Each share of the Company’s common stock outstanding immediately
prior to the effective time of the Merger (other than shares held
by Fidelity or any subsidiary of Fidelity, including Merger Sub,
which shares will be cancelled without any conversion) will, at the
effective time of the Merger, be converted into the right to
receive $14.50 per share net to the shareholder in cash, without
interest and less any required withholding taxes. As a result of
the Merger, the Company will become an indirect, wholly owned
subsidiary of Fidelity and a trading market for the Company’s
common stock will no longer exist. Additionally, upon the
delisting, the Company will qualify to terminate the registration
of its common stock under Section 12 of the Exchange Act and exit
the SEC periodic reporting system. The common stock will not be
listed or registered on another national securities exchange or for
quotation in a quotation medium.
As of the date of the filing of the Form 15, the Company’s
obligation to file certain reports under the Exchange Act,
including Forms 10-K, 10-Q and 8-K, will be immediately suspended,
and other filing requirements will terminate upon the effectiveness
of the deregistration, which should occur 90 days after the filing
of the Form 15.
About J. Alexander’s Corporation
J. Alexander’s Corporation operates 33 J. Alexander’s
restaurants in 13 states: Alabama, Arizona, Colorado, Florida,
Georgia, Illinois, Kansas, Kentucky, Louisiana, Michigan, Ohio,
Tennessee and Texas. J. Alexander’s is an upscale,
contemporary American restaurant known for its wood-fired cuisine.

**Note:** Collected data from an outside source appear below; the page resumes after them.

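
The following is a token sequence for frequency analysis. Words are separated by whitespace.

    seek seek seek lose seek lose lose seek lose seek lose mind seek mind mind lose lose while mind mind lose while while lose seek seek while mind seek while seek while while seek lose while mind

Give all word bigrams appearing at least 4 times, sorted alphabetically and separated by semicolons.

Bigram counts meeting the condition (at least 4 times):
  lose seek: 4
  seek lose: 5

lose seek; seek lose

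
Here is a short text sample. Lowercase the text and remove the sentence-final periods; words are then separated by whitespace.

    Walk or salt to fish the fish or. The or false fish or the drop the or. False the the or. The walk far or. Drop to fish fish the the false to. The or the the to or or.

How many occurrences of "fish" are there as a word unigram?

Scanning the 40 tokens for "fish":
  position 5: fish
  position 7: fish
  position 12: fish
  position 28: fish
  position 29: fish

5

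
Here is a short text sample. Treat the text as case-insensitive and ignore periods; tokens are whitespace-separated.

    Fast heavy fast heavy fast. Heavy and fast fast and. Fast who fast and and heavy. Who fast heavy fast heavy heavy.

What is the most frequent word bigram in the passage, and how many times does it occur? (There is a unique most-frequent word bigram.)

"fast heavy", 5 times

Bigram frequencies (highest first):
  fast heavy: 5
  heavy fast: 3
  and fast: 2
  fast and: 2
  who fast: 2
  heavy and: 1
  … (6 more, each ≤ 1)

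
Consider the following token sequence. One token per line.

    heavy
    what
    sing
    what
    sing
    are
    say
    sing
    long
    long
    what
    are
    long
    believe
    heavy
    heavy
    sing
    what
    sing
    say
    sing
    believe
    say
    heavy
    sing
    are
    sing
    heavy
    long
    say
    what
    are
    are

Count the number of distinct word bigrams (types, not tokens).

25

33 tokens → 32 bigram windows in total.
Repeated bigrams (each contributes count−1 duplicates):
  what sing: 3
  heavy sing: 2
  say sing: 2
  sing are: 2
  sing what: 2
  what are: 2
7 duplicate windows → 32 − 7 = 25 distinct.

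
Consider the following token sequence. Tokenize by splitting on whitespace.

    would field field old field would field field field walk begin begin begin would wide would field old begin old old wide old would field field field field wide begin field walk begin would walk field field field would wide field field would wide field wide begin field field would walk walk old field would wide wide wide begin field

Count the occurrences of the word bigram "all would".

Scanning the 59 overlapping bigram windows for "all would":
  (none found)

0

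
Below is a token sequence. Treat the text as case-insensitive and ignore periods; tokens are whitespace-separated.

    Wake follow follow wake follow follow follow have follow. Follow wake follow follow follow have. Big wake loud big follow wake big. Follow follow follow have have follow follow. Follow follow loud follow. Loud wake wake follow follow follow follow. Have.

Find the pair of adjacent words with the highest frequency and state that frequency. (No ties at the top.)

Bigram frequencies (highest first):
  follow follow: 14
  wake follow: 4
  follow have: 4
  follow wake: 3
  have follow: 2
  big follow: 2
  … (10 more, each ≤ 2)

"follow follow", 14 times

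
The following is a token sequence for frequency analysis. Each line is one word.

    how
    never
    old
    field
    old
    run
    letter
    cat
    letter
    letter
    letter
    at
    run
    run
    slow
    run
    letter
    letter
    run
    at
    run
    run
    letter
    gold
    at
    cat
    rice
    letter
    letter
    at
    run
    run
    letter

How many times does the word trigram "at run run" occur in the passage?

Scanning the 31 overlapping trigram windows for "at run run":
  position 12–14: at run run
  position 20–22: at run run
  position 30–32: at run run

3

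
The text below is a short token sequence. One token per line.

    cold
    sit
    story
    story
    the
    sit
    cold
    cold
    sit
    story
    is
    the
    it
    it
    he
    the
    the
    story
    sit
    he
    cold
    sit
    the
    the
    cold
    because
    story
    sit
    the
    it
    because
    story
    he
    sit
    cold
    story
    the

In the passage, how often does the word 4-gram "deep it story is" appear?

0

Scanning the 34 overlapping 4-gram windows for "deep it story is":
  (none found)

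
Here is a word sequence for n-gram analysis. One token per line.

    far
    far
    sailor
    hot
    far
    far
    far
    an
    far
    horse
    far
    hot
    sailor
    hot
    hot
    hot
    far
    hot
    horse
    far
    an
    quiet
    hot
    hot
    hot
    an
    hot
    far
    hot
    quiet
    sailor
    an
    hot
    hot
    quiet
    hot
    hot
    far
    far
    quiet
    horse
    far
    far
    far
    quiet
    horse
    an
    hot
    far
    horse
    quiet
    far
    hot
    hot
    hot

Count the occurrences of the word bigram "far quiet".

2

Scanning the 54 overlapping bigram windows for "far quiet":
  position 39–40: far quiet
  position 44–45: far quiet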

The Company’s menu features a wide selection of American classics,
including steaks, prime rib or beef and fresh seafood, as well as a
large assortment of interesting salads, sandwiches and desserts.
J. Alexander’s also has a full-service bar that features an
outstanding selection of wines by the glass and bottle.
J. Alexander’s Corporation is headquartered in Nashville,
Tennessee.
Forward Looking
Statements
This press release contains forward-looking statements relating
to the acquisition of J. Alexander’s Corporation by Fidelity
National Financial, Inc. and its affiliates. These statements are
forward-looking statements for purposes of the safe harbor
provisions under the Private Securities Litigation Reform Act of
1995. The actual results of the transaction could vary materially
as a result of a number of factors, including: unexpected delays or
impediments to the merger of the Company and Merger Sub; the
effects of disruptions from the transaction; the risk of
shareholder litigation in connection with the transaction and any
related significant costs of defense, indemnification and
liability; and the possibility that various closing conditions for
the transaction may not be satisfied or waived. Other factors that
may cause actual results to differ materially include those set
forth in the reports that the Company files from time to time with
the Securities and Exchange Commission, including the annual report
on Form 10-K for the fiscal year ended January 1, 2012 and
quarterly and current reports on Form 10-Q and 8-K, as well as the
solicitation/recommendation statement on Schedule 14D-9 filed by
the Company, together with any amendments or supplements thereof.
These forward-looking statements reflect the Company’s expectations
as of the date of this press release. The Company undertakes no
obligation to update the information provided herein.